As France was one of the birth places of photography (The first permanent photograph (later accidentally destroyed) was an image produced in 1826 by the French inventor Joseph Nicéphore Niépce, who also teamed up with Louis Daguerre), I like reporting on photographic events in Paris.
(sorry about the google translation -original on the site quoted above)
Le Petit Palais, which has opened to the world of photography and contemporary images since 1998, says Reporters Without Borders, on the occasion of its 25 years, giving its anniversary album dedicated to Peter and Alexandra Boulat.
Paying tribute to two great names of French photojournalism, the album “100 pictures of Peter & Alexandra Boulat for Freedom of the Press”, published by Reporters Without Borders, and the exhibition at the Petit Palais show two viewpoints on the world – passionate glances while being confusing and deeply humanistic.

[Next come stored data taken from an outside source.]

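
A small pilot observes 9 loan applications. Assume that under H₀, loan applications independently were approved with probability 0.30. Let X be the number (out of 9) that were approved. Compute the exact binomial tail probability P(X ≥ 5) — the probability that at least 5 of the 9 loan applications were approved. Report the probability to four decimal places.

P = 0.0988

X ~ Binomial(n=9, p=0.30).
P(X ≥ 5) = Σ_{j=5}^{9} C(9,j)·0.30^j·0.70^{9−j}.
= 0.073514 + 0.021004 + 0.003858 + 0.000413 + 0.000020 = 0.0988.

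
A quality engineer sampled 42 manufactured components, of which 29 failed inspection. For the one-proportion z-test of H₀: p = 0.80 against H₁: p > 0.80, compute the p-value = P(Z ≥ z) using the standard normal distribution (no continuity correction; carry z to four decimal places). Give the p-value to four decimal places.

The sample proportion is 29/42 = 0.69048.
Under H₀, SE = √(p₀(1−p₀)/n) = √(0.80·0.20/42) = √0.003809524 = 0.061721.
Test statistic (full precision, shown to 4 dp): z = (29/42 − 0.80)/SE₀ ≈ -1.7745.
p-value = P(Z ≥ z) with z = -1.7745 → 0.9620.

p-value = 0.9620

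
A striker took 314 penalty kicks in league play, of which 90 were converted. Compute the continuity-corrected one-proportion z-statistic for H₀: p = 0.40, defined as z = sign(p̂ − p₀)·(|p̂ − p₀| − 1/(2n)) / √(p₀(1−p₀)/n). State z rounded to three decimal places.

Sample proportion p̂ = 90/314 = 0.28662. p̂ − p₀ = -0.113376.
Continuity correction 1/(2n) = 1/628 = 0.001592.
Corrected numerator: |-0.113376| − 0.001592 = 0.111784.
SE₀ = √(0.40·0.60/314) = 0.027647.
z = −0.111784/0.027647 = -4.043.

z = -4.043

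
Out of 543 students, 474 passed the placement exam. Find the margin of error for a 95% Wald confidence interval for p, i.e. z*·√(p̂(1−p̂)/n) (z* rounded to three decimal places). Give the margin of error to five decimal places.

p̂ = 474/543 = 0.87293.
SE = √(p̂(1−p̂)/n) = √(0.110925/543) = 0.014293.
For 95% confidence, z* = 1.960.
ME = 1.960·0.014293 = 0.02801.

ME = 0.02801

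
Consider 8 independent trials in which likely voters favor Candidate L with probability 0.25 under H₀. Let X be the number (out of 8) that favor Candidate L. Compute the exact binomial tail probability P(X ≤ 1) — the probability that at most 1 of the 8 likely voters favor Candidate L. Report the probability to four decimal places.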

The stories of Peter, on the slums of Nanterre in the ’50s or the daily lives of American women, create the same intensity as those of his daughter in Gaza or the suffering of Afghan mothers, four decades later.
Le Petit Palais, involved with the City of Paris in the fight for freedom of expression and protection of journalists, is the ideal place to host this exhibition celebrating photography commenced.
While more than one third of the world population live in countries where there is no press freedom, Reporters Without Borders works constantly to restore their right to information. Believes imprisoning or killing a journalist removes a vital witness and threatens everyone’s right to information, Reporters Without Borders carries on the fight for freedom of the press relentlessly for 25 years.
A quarter of a century that saw the world change: the fall of the Berlin Wall, the democratization of much of Africa, allowed the freedom of the press to gain ground. However, it remains seriously threatened and the battle Reporters Without Borders is still current.
To finance its activities, Reporters Without Borders publishes, since 1992, a collection of photo albums. “100 photos of Peter & Alexandra Boulat for Freedom of the Press” will be released September 9, 2010, and will be sold for the benefit of the association.